Students at the Kikori Secondary School in the Gulf province now have access to a modern computer laboratory equipped with e-library facilities that will greatly enhance learning.
The computer laboratory is the first of its kind to be built in the area. It is a modern fully furnished building equipped with 24 computers and 1 teacher workstation.
The laboratory, the computers and its server are powered by a new 15kW solar power system that will provide power 24 hours a day. The e-library can be accessed by the students and their teachers through a local area network (LAN) that was installed.
Learning materials for all the subjects taught are available, including popular reading and educational books.
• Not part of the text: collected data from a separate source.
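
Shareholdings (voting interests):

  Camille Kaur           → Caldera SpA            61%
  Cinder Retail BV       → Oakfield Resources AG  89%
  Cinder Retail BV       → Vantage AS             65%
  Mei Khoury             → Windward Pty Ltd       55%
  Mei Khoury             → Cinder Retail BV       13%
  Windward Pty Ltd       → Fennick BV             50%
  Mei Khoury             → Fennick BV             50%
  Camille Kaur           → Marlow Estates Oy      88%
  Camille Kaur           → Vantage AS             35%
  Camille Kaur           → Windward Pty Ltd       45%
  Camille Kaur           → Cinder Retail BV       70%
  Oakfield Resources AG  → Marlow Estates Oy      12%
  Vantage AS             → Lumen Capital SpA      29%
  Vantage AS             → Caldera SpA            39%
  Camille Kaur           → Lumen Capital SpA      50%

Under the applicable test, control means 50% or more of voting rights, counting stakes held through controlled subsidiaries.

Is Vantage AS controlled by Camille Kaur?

Yes

Camille holds 70% of Cinder, so Camille controls Cinder.
Camille and Cinder together hold 35% + 65% = 100% of Vantage, so Camille controls Vantage.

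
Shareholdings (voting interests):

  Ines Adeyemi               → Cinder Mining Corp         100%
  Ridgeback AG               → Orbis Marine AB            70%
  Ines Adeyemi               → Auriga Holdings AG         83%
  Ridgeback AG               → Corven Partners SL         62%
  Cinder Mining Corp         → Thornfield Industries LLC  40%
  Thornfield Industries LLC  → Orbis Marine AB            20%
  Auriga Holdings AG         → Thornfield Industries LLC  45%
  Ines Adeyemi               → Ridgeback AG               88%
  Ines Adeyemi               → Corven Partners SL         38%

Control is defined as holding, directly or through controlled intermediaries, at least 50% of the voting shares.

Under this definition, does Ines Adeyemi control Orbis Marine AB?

Yes

Ines holds 88% of Ridgeback, so Ines controls Ridgeback.
Ines holds 100% of Cinder, so Ines controls Cinder.
Ines holds 83% of Auriga, so Ines controls Auriga.
Cinder and Auriga together hold 40% + 45% = 85% of Thornfield, so Ines controls Thornfield.
Ridgeback and Thornfield together hold 70% + 20% = 90% of Orbis, so Ines controls Orbis.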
As the system is not Wide Area Network (WAN), the students are protected from harmful internet materials.
The project was delivered by Mineral Resources Development Company (MRDC) and its subsidiary the PNG LNG Gas Resources Pipeline Ltd (Segment 7) at a cost K1.18 million. This cost includes the classroom, the computers, LAN systems and solar powered systems.
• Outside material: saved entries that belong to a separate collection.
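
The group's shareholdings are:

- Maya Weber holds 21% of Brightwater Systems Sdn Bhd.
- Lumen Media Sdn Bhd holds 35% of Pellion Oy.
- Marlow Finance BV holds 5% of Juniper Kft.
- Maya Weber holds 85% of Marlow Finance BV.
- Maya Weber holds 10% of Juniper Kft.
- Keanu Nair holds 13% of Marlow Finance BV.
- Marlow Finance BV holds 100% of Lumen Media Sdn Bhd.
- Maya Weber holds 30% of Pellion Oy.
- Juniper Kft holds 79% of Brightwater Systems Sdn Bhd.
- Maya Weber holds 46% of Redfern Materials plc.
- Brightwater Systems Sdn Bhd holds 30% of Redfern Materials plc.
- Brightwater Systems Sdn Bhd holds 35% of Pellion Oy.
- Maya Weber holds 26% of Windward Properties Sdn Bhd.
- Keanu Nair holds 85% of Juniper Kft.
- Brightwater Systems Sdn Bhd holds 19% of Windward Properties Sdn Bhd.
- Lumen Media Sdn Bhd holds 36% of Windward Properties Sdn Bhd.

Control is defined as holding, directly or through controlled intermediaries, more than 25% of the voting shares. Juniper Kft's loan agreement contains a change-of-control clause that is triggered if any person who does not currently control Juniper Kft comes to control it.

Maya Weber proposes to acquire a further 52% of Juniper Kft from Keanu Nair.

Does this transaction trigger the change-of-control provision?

The purchase adds only to Maya's holdings (Keanu's stake shrinks), so Maya is the only person who could newly come to control Juniper.
Maya holds 85% of Marlow, so Maya controls Marlow.
Marlow holds 100% of Lumen, so Maya controls Lumen.
Maya and Lumen together hold 26% + 36% = 62% of Windward, so Maya controls Windward.
Lumen and Maya together hold 35% + 30% = 65% of Pellion, so Maya controls Pellion.
Maya holds 46% of Redfern, so Maya controls Redfern.
In Juniper, Maya's side holds only 5% + 10% = 15%, not > 25%.
So before the transaction, Maya does not control Juniper.
After the purchase, Maya's direct stake in Juniper rises to 10% + 52% = 62%, and Keanu's stake falls to 33%.
Marlow and Maya together hold 5% + 62% = 67% of Juniper, so Maya controls Juniper.
Maya did not control Juniper before and does after, so the clause is triggered.

Yes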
Jubilant students and their parents joined MRDC Managing Director Mr Augustine Mano and local leaders of Kikori in celebrating the opening of the facilities yesterday. Mr. Mano has visited the school in 2020, at the height of the COVID-19 outbreak, and learnt first-hand the many needs of the school. He decided there and then that the best help for the students would be a modern facility to enhance learning.
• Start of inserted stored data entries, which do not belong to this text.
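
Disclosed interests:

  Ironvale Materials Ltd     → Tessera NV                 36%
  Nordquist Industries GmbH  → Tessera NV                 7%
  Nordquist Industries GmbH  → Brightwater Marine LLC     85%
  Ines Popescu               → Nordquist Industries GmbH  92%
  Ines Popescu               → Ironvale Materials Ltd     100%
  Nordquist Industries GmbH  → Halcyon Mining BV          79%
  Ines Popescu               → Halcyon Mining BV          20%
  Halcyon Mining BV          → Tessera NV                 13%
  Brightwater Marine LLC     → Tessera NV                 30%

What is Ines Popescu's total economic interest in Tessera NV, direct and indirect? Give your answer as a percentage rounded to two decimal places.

77.95%

Ines reaches Tessera along 5 paths.
Via Ironvale: 100% × 36% = 36%.
Via Nordquist → Halcyon: 92% × 79% × 13% = 9.4484%.
Via Halcyon: 20% × 13% = 2.6%.
Via Nordquist → Brightwater: 92% × 85% × 30% = 23.46%.
Via Nordquist: 92% × 7% = 6.44%.
Total: 36% + 9.4484% + 2.6% + 23.46% + 6.44% = 77.9484%.
Rounded: 77.95%.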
“In places like Kikori and other project areas, kids have the potential but can lose interest in education very quickly due to lack of good learning facilities, lack of teachers, and remoteness of the villages they live in. “That is why we must deliver these facilities to them, to keep them in the classrooms, to ensure the learning materials they have access to are on par with more privileged kids in urban areas and the rest of the world have access to. “We are determined that no project area child is left behind,” Mr. Mano said when handing over the facilities to the school administrators.He said a similar facility would be built in schools in the PNG LNG project footprint areas like Semberigi, Kutubu, Moran and Komo in Southern Highlands and Hela provinces. Gas Resources Pipeline (Segment 7) Director Mr. Wauro Oumabe was proud that the facility, the first of its kind in the area, was delivered for kids in Kikori. “This brings learning for our children to be at least on par with kids in other parts of PNG who are not as disadvantaged as us in very remote and forgotten parts of the country,” he said. Mr Oumabe urged the school students to make use of the facilities and look after them.